With the judge’s ruling, state police changed their classification of Ilonka Cann’s investigation from a missing person to a death investigation, resulting in the rare coroner’s inquest consisting of six jurors to decide how she died, the cause and manner of death and if there was any foul play in her death.
Coroner Jill Matthews is presiding over the inquest.
Betnar became the lead investigator of Ilonka Cann’s disappearance in 2016 and provided the coroner’s jury a timeline of events.
May 24, 1968: Ilonka Harless married Charles Cann II, and they had a son born in 1969.
May 25, 1970: Ilonka Cann spoke with her mother who resided in Ohio. Betnar said Ilonka Cann was upset, crying and was looking forward to taking a vacation to visit her mother and father.
May 25, 1970: Charles Cann I, the father of Charles Cann II and Ilonka Cann’s father-in-law, arrived at mobile home in Benton from his permanent home in Hackettstown, N.J. Charles Cann I was a retired school teacher and sometimes worked as a substitute teacher at Benton School District.
May 26, 1970: Charles Cann II left their Cann Road residence 7-715 a.m. to go to work as shop teacher within the Berwick School District. Charles Cann II arrived home 3:30-3:45 p.m. and found his wife missing and their then 15-month-old son crying in a crib.
May 26, 1970: Charles Cann II calls his father Charles Cann I indicating his wife was missing. Charles Cann I arrived at the Cann Road residence at about 4:30 p.m.
May 26, 1970: Charles Cann I at 9:45 p.m. calls Ilonka Cann’s parents in Ohio saying their daughter is missing.
May 26, 1970: Ilonka Cann’s parents 10-10:15 p.m. contact then Berwick mayor Clarence Odell pleading for help in finding their daughter. Odell calls the state police barracks at Shickshinny.
May 27, 1970: Charles Cann II arrived about 3:45 p.m. at the Shickshinny barracks to report his wife missing. Reports $180 missing from the residence.
May 28, 1970: Charles Cann I submits a statement to state police that on May 26, 1970, he accompanied his son, Charles Cann II, to Hackettstown, N.J., to drop off the toddler with his wife.

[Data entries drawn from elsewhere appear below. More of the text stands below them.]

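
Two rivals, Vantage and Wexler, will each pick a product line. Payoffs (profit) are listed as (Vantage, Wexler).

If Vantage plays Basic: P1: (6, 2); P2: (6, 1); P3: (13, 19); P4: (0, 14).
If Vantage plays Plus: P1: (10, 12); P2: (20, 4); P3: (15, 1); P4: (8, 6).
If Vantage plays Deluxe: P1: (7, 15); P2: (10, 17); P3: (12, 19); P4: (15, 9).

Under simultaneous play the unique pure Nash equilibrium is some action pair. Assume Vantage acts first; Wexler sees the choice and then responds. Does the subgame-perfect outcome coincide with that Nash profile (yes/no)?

no

Work backward from Wexler's decision.
- Basic: BR = P3, leader payoff 13.
- Plus: BR = P1, leader payoff 10.
- Deluxe: BR = P3, leader payoff 12.
Maximizing over 13, 10, 12, Vantage chooses Basic. Subgame-perfect outcome: (Basic, P3) with payoffs (13, 19).
Under simultaneous play:
Vantage's best replies: P1→Plus; P2→Plus; P3→Plus; P4→Deluxe.
Wexler's best replies: Basic→P3; Plus→P1; Deluxe→P3.
The unique mutual best reply is (Plus, P1), giving (10, 12).
Sequential outcome (Basic, P3) differs from the Nash profile (Plus, P1).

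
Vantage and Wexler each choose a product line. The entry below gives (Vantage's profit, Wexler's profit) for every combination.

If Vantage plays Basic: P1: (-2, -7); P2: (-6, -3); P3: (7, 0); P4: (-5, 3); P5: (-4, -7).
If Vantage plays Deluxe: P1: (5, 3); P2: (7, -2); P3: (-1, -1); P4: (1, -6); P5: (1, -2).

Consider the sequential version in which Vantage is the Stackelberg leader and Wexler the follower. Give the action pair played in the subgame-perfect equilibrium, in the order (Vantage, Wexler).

(Deluxe, P1)

Wexler best-responds to each possible Vantage move:
- Basic: Wexler compares -7, -3, 0, 3, -7 and picks P4; Vantage would get -5.
- Deluxe: Wexler compares 3, -2, -1, -6, -2 and picks P1; Vantage would get 5.
Among -5, 5, the best is 5 at Deluxe. Subgame-perfect outcome: (Deluxe, P1) with payoffs (5, 3).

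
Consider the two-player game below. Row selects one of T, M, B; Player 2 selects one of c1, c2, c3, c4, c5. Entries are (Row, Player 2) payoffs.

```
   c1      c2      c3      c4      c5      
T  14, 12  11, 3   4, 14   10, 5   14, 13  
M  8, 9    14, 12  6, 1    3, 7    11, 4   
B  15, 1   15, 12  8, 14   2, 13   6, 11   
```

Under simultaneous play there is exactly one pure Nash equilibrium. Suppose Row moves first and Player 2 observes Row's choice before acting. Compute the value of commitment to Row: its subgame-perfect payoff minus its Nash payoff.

6

Solve by backward induction (Row leads).
- T → Player 2 plays c3 (best of 12, 3, 14, 5, 13); Row gets 4.
- M → Player 2 plays c2 (best of 9, 12, 1, 7, 4); Row gets 14.
- B → Player 2 plays c3 (best of 1, 12, 14, 13, 11); Row gets 8.
Maximizing over 4, 14, 8, Row chooses M. Subgame-perfect outcome: (M, c2) with payoffs (14, 12).
Under simultaneous play:
Row's best replies: c1→B; c2→B; c3→B; c4→T; c5→T.
Player 2's best replies: T→c3; M→c2; B→c3.
Only (B, c3) has each player best-responding; Nash payoffs (8, 14).
Row's commitment gain: 14 − 8 = 6.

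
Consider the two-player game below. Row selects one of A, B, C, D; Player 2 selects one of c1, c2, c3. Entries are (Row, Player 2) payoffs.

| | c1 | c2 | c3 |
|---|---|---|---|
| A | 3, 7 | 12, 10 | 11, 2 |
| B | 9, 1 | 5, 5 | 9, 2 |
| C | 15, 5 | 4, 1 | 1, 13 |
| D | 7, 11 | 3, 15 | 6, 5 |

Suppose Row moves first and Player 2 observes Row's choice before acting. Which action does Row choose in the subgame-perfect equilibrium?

A

Solve by backward induction (Row leads).
- A → Player 2 plays c2 (best of 7, 10, 2); Row gets 12.
- B → Player 2 plays c2 (best of 1, 5, 2); Row gets 5.
- C → Player 2 plays c3 (best of 5, 1, 13); Row gets 1.
- D → Player 2 plays c2 (best of 11, 15, 5); Row gets 3.
Among 12, 5, 1, 3, the best is 12 at A. Subgame-perfect outcome: (A, c2) with payoffs (12, 10).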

At the same time he reportedly was driving to New Jersey, Charles Cann I also claimed he submitted his resignation as a part-time substitute teacher directly to the Benton high school principal.
Betnar told the coroner’s jury that Charles Cann I, at the time he was questioned in 1970, reported having a distant relationship with Ilonka Cann.
Betnar said at the time of Ilonka Cann’s disappearance, a pond was being constructed on the property near the residence.
Four troopers and a team of 25 volunteers searched the 70 acre farm including the Scranton Police Dive Team that searched the pond on May 28, 1970.
Betnar further said the family only had one vehicle that was used by Charles Cann II to go to work as a shop teacher, leaving Ilonka Cann vehicle-less at the residence. He also said the closest bus stations at the time, one in Shickshinny and another in Berwick, were canvassed with Ilonka Cann’s picture.
No one reported seeing Ilonka Cann at either bus station, Betnar testified.
Charles Cann II was in court at the start of the inquest but had to leave the courtroom as he is under subpoena to testify and witnesses were sequestered.
Anita Harless testified Monday afternoon reading letters her sister, Ilonka Cann, wrote to their mother in 1970. The letters expressed an unhappy Ilonka Cann who wrote to her mother that her in-laws were controller her husband and family. In one letter, Ilonka Cann had told her mother her marriage would be happier if her husband’s parents would leave them alone.
Ilonka Cann’s parents were going to send their daughter money for bus tickets as she planned to leave Charles Cann II, and secretly send the money to a neighbor who was friendly with Ilonka Cann about the time she disappeared.
The coroner’s inquest is expected to last several days.
Several months after Ilonka Cann disappeared, her father, Clinton Harless and Paul Allen, were charged with assaulting Charles Cann I and Charles Cann II at the Huntington Township home in September 1970, according to the Times Leader archives.
Harless and Allen pled guilty but had their sentences suspended on condition they stay away from Charles Cann I and Charles Cann II.